Proceedings of the 24th International Conference on Distributed Computing  
Systems (ICDCS'04), Tokyo, Japan, March 23-26, 2004.  

Abstract

The demand of delivering streaming media content in the Internet has
become increasingly high for scientific, educational, and commercial
applications. Three representative technologies have been developed for
this purpose, each of which has its merits and serious limitations.

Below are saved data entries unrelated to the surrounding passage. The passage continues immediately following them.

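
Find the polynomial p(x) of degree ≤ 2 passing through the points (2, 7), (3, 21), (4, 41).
3*x**2 - x - 3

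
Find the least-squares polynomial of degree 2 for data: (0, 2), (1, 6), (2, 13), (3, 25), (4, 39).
69/35 + (151/70)x + (25/14)x²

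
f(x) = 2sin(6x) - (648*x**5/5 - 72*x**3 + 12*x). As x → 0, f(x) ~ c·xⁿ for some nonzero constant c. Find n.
7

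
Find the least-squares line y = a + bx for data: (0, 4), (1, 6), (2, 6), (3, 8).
a = 21/5, b = 6/5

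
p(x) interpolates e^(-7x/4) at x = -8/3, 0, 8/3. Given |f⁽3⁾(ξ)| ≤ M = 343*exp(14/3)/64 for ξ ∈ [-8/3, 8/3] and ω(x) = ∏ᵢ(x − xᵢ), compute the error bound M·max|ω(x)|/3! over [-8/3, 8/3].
2744*sqrt(3)*exp(14/3)/729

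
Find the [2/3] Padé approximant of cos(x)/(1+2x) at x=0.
(1 - 5*x**2/12)/(x**3/6 + x**2/12 + 2*x + 1)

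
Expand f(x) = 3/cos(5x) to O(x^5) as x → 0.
3 + 75*x**2/2 + 3125*x**4/8 + O(x**5)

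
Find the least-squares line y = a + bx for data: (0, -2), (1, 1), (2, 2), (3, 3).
a = -7/5, b = 8/5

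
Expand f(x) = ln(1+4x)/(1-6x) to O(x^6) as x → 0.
4*x + 16*x**2 + 352*x**3/3 + 640*x**4 + 20224*x**5/5 + O(x**6)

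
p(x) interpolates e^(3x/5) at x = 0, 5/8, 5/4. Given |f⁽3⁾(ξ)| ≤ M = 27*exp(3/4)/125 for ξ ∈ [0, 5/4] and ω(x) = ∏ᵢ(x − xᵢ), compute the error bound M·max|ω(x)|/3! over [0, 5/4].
sqrt(3)*exp(3/4)/512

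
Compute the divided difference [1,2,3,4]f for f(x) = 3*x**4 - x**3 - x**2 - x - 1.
29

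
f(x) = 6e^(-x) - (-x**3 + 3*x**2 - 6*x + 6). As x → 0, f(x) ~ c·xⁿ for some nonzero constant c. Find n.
4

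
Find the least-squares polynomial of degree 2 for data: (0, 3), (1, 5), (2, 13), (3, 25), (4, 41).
97/35 + (16/35)x + (16/7)x²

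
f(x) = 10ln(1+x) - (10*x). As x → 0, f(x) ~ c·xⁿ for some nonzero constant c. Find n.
2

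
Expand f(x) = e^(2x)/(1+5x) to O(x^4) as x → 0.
1 - 3*x + 17*x**2 - 251*x**3/3 + O(x**4)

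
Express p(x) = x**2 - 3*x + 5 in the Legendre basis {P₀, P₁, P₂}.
(16/3)P₀ + (-3)P₁ + (2/3)P₂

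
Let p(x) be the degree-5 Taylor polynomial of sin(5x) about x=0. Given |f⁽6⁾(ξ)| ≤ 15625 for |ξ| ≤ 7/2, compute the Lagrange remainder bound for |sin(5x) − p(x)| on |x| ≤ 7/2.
367653125/9216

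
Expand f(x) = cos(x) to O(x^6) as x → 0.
1 - x**2/2 + x**4/24 + O(x**6)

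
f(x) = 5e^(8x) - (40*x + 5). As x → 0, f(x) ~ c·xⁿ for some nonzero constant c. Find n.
2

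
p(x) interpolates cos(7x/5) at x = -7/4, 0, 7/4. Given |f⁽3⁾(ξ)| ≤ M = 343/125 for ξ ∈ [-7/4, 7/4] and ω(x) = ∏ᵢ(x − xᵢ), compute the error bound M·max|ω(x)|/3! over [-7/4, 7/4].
117649*sqrt(3)/216000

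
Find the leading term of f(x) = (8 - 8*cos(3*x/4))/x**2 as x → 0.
9/4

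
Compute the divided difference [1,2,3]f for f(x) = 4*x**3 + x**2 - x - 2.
25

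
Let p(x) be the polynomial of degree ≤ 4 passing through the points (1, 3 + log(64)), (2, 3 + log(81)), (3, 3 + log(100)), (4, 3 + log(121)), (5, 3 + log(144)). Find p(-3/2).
3 + log(191561942608236107294793378393788647952342390272950272000000000000000000000000000000000000000000000000000000000000000000000000000000000000000000000000000000000000000000000000000000000000000000000000000000000000*11**(11/16)*2**(17/64)*3**(59/64)*5**(13/32)/207589727229667617364050040559595126992307182041663968365041085227372309632424517470029479189719043873749959799630116683695675118773796682033447968121002410399431431597810905545125273959033396868346495500159667)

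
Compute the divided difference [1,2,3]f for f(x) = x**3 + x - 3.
6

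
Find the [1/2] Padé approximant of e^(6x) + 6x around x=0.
(74*x/7 + 1)/(-6*x**2/7 - 10*x/7 + 1)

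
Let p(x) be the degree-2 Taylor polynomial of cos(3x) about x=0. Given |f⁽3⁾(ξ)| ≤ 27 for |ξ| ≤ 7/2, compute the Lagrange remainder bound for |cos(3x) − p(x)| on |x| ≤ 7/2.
3087/16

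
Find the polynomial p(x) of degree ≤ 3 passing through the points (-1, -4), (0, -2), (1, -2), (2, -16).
-2*x**3 - x**2 + 3*x - 2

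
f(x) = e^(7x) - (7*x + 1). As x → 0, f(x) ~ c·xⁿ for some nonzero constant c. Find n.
2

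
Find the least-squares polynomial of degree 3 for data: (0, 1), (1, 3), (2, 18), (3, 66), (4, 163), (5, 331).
61/63 + (647/378)x + (-176/63)x² + (169/54)x³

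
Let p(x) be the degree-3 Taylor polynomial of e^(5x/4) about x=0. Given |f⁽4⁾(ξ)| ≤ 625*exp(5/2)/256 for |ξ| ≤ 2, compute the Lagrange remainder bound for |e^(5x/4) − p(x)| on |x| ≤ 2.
625*exp(5/2)/384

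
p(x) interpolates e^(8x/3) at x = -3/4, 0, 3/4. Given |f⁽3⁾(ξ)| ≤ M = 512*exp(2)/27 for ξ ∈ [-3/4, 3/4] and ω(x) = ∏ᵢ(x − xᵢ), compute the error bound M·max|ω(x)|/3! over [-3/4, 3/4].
8*sqrt(3)*exp(2)/27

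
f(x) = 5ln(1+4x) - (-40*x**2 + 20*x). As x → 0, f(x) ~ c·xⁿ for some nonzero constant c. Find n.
3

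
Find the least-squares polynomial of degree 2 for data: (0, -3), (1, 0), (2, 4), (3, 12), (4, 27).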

Infrastructure-based CDNs with dedicated network bandwidths and powerful
media replicas can provide high quality streaming services but at a high
cost. Server-based proxies are cost-effective but not scalable due to
the limited proxy capacity and its centralized control. Client-based P2P
networks are scalable but do not guarantee high quality streaming
service due to the transient nature of peers. To address these
limitations, we present a novel and efficient design of a scalable and
reliable media proxy system supported by P2P networks. This system is
called PROP abbreviated from our technical theme of ``collaborating and
coordinating PROxy and its P2P clients". Our objective is to address
both scalability and reliability issues of streaming media delivery in a
cost-effective way. In the PROP system, the clients' machines in an
intranet are self-organized into a structured P2P system to provide a
large media storage and to actively participate in the streaming media
delivery, where the proxy is also embedded as an important member to
ensure quality of streaming service. The coordination and collaboration
in the system are efficiently conducted by our P2P management structure
and replacement policies. We have comparatively evaluated our system by
trace-driven simulations with synthetic workloads and with a real-life
workload trace extracted from the media server logs in an enterprise
network. The results show that our design significantly improves the
quality of media streaming and the system scalability.